Just CBL and a lecture on eye movement in the afternoon, but I'm very glad I attended both. This CBL case has been very interesting - a young female student with classic symptoms of meningitis, which we think it is, but we're enjoying teasing apart all the other things we think it could be and how we differentiate them clinically, which I suppose is sort of the point. Virtually everyone knows at this point that it is in fact meningitis (I presume one of the second years let it slip), but we're still trying to do it as innocently as possible.
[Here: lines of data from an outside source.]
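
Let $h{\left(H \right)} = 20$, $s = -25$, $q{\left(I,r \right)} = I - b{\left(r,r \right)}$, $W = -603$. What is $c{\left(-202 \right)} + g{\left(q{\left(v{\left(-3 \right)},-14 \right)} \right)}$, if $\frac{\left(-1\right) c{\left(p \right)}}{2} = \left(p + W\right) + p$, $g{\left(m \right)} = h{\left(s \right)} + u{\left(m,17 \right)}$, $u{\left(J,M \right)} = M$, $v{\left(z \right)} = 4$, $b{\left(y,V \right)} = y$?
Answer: $2051$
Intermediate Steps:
$q{\left(I,r \right)} = I - r$
$g{\left(m \right)} = 37$ ($g{\left(m \right)} = 20 + 17 = 37$)
$c{\left(p \right)} = 1206 - 4 p$ ($c{\left(p \right)} = - 2 \left(\left(p - 603\right) + p\right) = - 2 \left(\left(-603 + p\right) + p\right) = - 2 \left(-603 + 2 p\right) = 1206 - 4 p$)
$c{\left(-202 \right)} + g{\left(q{\left(v{\left(-3 \right)},-14 \right)} \right)} = \left(1206 - -808\right) + 37 = \left(1206 + 808\right) + 37 = 2014 + 37 = 2051$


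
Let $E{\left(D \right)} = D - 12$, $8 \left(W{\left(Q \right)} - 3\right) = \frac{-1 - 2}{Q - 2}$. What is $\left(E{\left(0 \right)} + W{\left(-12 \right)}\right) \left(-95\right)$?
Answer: $\frac{95475}{112} \approx 852.46$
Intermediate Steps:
$W{\left(Q \right)} = 3 - \frac{3}{8 \left(-2 + Q\right)}$ ($W{\left(Q \right)} = 3 + \frac{\left(-1 - 2\right) \frac{1}{Q - 2}}{8} = 3 + \frac{\left(-3\right) \frac{1}{-2 + Q}}{8} = 3 - \frac{3}{8 \left(-2 + Q\right)}$)
$E{\left(D \right)} = -12 + D$ ($E{\left(D \right)} = D - 12 = -12 + D$)
$\left(E{\left(0 \right)} + W{\left(-12 \right)}\right) \left(-95\right) = \left(\left(-12 + 0\right) + \frac{3 \left(-17 + 8 \left(-12\right)\right)}{8 \left(-2 - 12\right)}\right) \left(-95\right) = \left(-12 + \frac{3 \left(-17 - 96\right)}{8 \left(-14\right)}\right) \left(-95\right) = \left(-12 + \frac{3}{8} \left(- \frac{1}{14}\right) \left(-113\right)\right) \left(-95\right) = \left(-12 + \frac{339}{112}\right) \left(-95\right) = \left(- \frac{1005}{112}\right) \left(-95\right) = \frac{95475}{112}$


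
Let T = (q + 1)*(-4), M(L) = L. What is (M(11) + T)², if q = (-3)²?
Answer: 841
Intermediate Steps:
q = 9
T = -40 (T = (9 + 1)*(-4) = 10*(-4) = -40)
(M(11) + T)² = (11 - 40)² = (-29)² = 841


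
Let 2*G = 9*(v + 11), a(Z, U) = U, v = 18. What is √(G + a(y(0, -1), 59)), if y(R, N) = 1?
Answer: √758/2 ≈ 13.766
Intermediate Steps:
G = 261/2 (G = (9*(18 + 11))/2 = (9*29)/2 = (½)*261 = 261/2 ≈ 130.50)
√(G + a(y(0, -1), 59)) = √(261/2 + 59) = √(379/2) = √758/2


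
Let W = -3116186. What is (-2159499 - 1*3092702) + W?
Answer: -8368387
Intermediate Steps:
(-2159499 - 1*3092702) + W = (-2159499 - 1*3092702) - 3116186 = (-2159499 - 3092702) - 3116186 = -5252201 - 3116186 = -8368387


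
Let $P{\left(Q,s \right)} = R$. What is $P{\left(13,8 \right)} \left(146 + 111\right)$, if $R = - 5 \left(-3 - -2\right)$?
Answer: $1285$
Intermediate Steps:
$R = 5$ ($R = - 5 \left(-3 + 2\right) = \left(-5\right) \left(-1\right) = 5$)
$P{\left(Q,s \right)} = 5$
$P{\left(13,8 \right)} \left(146 + 111\right) = 5 \left(146 + 111\right) = 5 \cdot 257 = 1285$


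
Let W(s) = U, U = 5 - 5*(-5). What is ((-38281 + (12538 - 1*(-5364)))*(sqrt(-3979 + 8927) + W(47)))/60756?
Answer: -101895/10126 - 6793*sqrt(1237)/10126 ≈ -33.657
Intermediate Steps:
U = 30 (U = 5 + 25 = 30)
W(s) = 30
((-38281 + (12538 - 1*(-5364)))*(sqrt(-3979 + 8927) + W(47)))/60756 = ((-38281 + (12538 - 1*(-5364)))*(sqrt(-3979 + 8927) + 30))/60756 = ((-38281 + (12538 + 5364))*(sqrt(4948) + 30))*(1/60756) = ((-38281 + 17902)*(2*sqrt(1237) + 30))*(1/60756) = -20379*(30 + 2*sqrt(1237))*(1/60756) = (-611370 - 40758*sqrt(1237))*(1/60756) = -101895/10126 - 6793*sqrt(1237)/10126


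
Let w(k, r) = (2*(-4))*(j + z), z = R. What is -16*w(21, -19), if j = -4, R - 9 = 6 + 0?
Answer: 1408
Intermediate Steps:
R = 15 (R = 9 + (6 + 0) = 9 + 6 = 15)
z = 15
w(k, r) = -88 (w(k, r) = (2*(-4))*(-4 + 15) = -8*11 = -88)
-16*w(21, -19) = -16*(-88) = 1408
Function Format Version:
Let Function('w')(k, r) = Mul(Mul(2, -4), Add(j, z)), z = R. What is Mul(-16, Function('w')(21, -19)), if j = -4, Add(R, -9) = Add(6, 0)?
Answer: 1408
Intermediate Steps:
R = 15 (R = Add(9, Add(6, 0)) = Add(9, 6) = 15)
z = 15
Function('w')(k, r) = -88 (Function('w')(k, r) = Mul(Mul(2, -4), Add(-4, 15)) = Mul(-8, 11) = -88)
Mul(-16, Function('w')(21, -19)) = Mul(-16, -88) = 1408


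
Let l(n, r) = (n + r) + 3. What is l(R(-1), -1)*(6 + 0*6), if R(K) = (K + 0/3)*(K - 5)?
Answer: 48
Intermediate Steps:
R(K) = K*(-5 + K) (R(K) = (K + 0*(1/3))*(-5 + K) = (K + 0)*(-5 + K) = K*(-5 + K))
l(n, r) = 3 + n + r
l(R(-1), -1)*(6 + 0*6) = (3 - (-5 - 1) - 1)*(6 + 0*6) = (3 - 1*(-6) - 1)*(6 + 0) = (3 + 6 - 1)*6 = 8*6 = 48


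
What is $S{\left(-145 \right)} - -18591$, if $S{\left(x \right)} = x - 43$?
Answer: $18403$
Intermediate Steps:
$S{\left(x \right)} = -43 + x$
$S{\left(-145 \right)} - -18591 = \left(-43 - 145\right) - -18591 = -188 + 18591 = 18403$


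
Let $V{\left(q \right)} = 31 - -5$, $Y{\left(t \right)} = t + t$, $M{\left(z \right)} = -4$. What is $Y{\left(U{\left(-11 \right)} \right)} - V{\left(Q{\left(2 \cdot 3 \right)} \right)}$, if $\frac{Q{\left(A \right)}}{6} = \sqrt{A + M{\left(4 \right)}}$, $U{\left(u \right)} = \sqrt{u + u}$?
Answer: $-36 + 2 i \sqrt{22} \approx -36.0 + 9.3808 i$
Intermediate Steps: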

God help anyone who didn't make the eye lecture. It was all about the different axes on which the eyeball can rotate and the muscle contractions that do the rotating - having it explained with the lecturer moving his hands around to indicate the movements made all the difference. I don't think I'd have much of a chance trying to learn it for the first time from the slides. The striking example is the fact that the eyes can rotate not just vertically and horizontally, but around the axis that the optic nerve protrudes into the back of them, if that makes any semblance of sense. Basically look at your eyes in a mirror and tilt your head to one side - you'll see one of them rotate to keep your horizon level.